Illustration: Binay Sinha
There’s much celebration when the prime minister gets a foreign award. These can range from governments: Donald Trump, President of the US, which also funds ‘evil’ Freedom House, honoured Modi with his Legion of Merit for enhancing our strategic partnership. Saudi Arabia, Order of Abdul Aziz Al Saud; Grand Collar of the State of Palestine; Afghanistan, State Order of Ghazi Amir Amanullah Khan; UAE, Order of Zayed; Maldives, Order of Distinguished Rule of Nishan Izzuddin; Russia, Order of St. Andrew, and so on.
If these are sovereign nations, there are the UN agencies. United Nations Environment Programme (UNEP) with Champion of the Earth Award, foundations, Bill and Melinda Gates’s ‘Global Goalkeeper Award’ for Swachh Bharat Mission, and in our view, very well deserved.
We don’t like criticism from foreign media because it is so biased? We didn’t complain in 2014 and ‘16, when Time magazine named Modi as their Person of the Year. The same Time, now in the doghouse contributed to the rising Modi legend in 2012 by featuring him on the cover with the headline ‘Modi Means Business’. Then he was promoting his ‘Gujarat Model.’
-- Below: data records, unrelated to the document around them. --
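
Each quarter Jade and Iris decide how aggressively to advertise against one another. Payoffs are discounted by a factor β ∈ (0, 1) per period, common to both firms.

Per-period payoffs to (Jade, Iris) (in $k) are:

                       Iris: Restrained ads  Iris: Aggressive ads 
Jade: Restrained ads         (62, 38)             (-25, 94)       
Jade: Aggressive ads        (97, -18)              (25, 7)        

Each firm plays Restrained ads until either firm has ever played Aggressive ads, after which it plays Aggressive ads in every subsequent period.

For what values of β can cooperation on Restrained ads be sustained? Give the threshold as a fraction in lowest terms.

Jade: cooperation gives 62 each period; deviation gives 97 once then 25 forever.
  62/(1−β) ≥ 97 + 25β/(1−β) ⇒ β ≥ 35/72.
Iris: cooperation gives 38 each period; deviation gives 94 once then 7 forever.
  β ≥ 56/87.
Both must hold, so the binding constraint is Iris's: β ≥ 56/87.

56/87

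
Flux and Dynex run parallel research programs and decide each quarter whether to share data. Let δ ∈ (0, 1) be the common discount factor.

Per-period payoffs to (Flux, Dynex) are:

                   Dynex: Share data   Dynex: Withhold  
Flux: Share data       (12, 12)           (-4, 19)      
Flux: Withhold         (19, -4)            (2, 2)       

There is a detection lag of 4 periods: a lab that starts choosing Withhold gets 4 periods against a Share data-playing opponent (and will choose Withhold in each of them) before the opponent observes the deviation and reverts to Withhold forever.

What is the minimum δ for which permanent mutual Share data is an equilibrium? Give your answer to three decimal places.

0.801

The best deviation is to choose Withhold for all 4 undetected periods, earning 19 each, then 2 forever once detected.
Deviation value: 19(1−δ^4)/(1−δ) + 2δ^4/(1−δ); cooperation value: 12/(1−δ).
IC: 12 ≥ 19(1−δ^4) + 2δ^4 = 19 − 17δ^4.
So δ^4 ≥ 7/17, giving δ ≥ (7/17)^(1/4) ≈ 0.801.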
Leading global business magazine Fortune, meanwhile, listed him at 5 in 2015 in its list of the World’s Greatest Leaders. Forbes, viciously critical of Modinomics since the demonetisation, routinely lists him high in its Most Powerful People in the World rankings. It was 15th in 2014 and then 9th in 2015, ’16, ’18.
Foreign corporates, you can list the Kotler Award and now the CERAWeek award. CERAWeek, by the way, is the name of an annual, week-long conference of a large oil, gas and energy consultancy founded by author and domain expert Daniel Yergin. The name of the consultancy is Cambridge Energy Research Associates or CERA. It is based in Massachusetts.
The short point is, if praise and adulation from this full range of foreign bodies is acceptable, why such resentment over criticism? The world acknowledges India and its current leadership for its popularity and energy. For heaven’s sake, even Madam Tussaud’s has put up Modi’s wax statue. But the same world then also has expectations from a democratic India. And when it sees these not being met, it complains. It deserves a hearing, not to be kicked in the shins.
And please don’t tell me if things were so bad how could you get away with writing this article? That I can write this and probably get away surely means not everything is lost. We are still a democracy. But our flaws are deepening. Or, you wouldn’t have Disha Ravi in jail and this breathtaking new set of injunctions on digital news media.
The truth, regrettably, is that we have been in this place before. The ‘foreign hand’ of the 1970s returned in the late 1980s as Rajiv Gandhi’s troubles increased and he threatened to teach these foreign malcontents a lesson they won’t forget: ‘Nani yaad dila denge’.
In the 1990s, it got worse, with persistent attacks from global human rights activists, foundations, and governments. Remember, this was when US Assistant Secretary of State Robin Raphel was demonised for daring to suggest that the Instrument of Accession in Kashmir wasn’t final.
From there, we have reached a place where America is a ‘natural strategic ally’. The alliance is growing into the Quad. India is also eyeing entry, at some point, in the elite Five Eyes grouping. The promise is of building a $5 trillion economy sooner than you imagine. Aspiration is to be a global power, economically, strategically and morally, the Vishwaguru.
And then we become so prickly at the mildest suggestion of disagreement or criticism. This is the very definition of how you let yourselves down.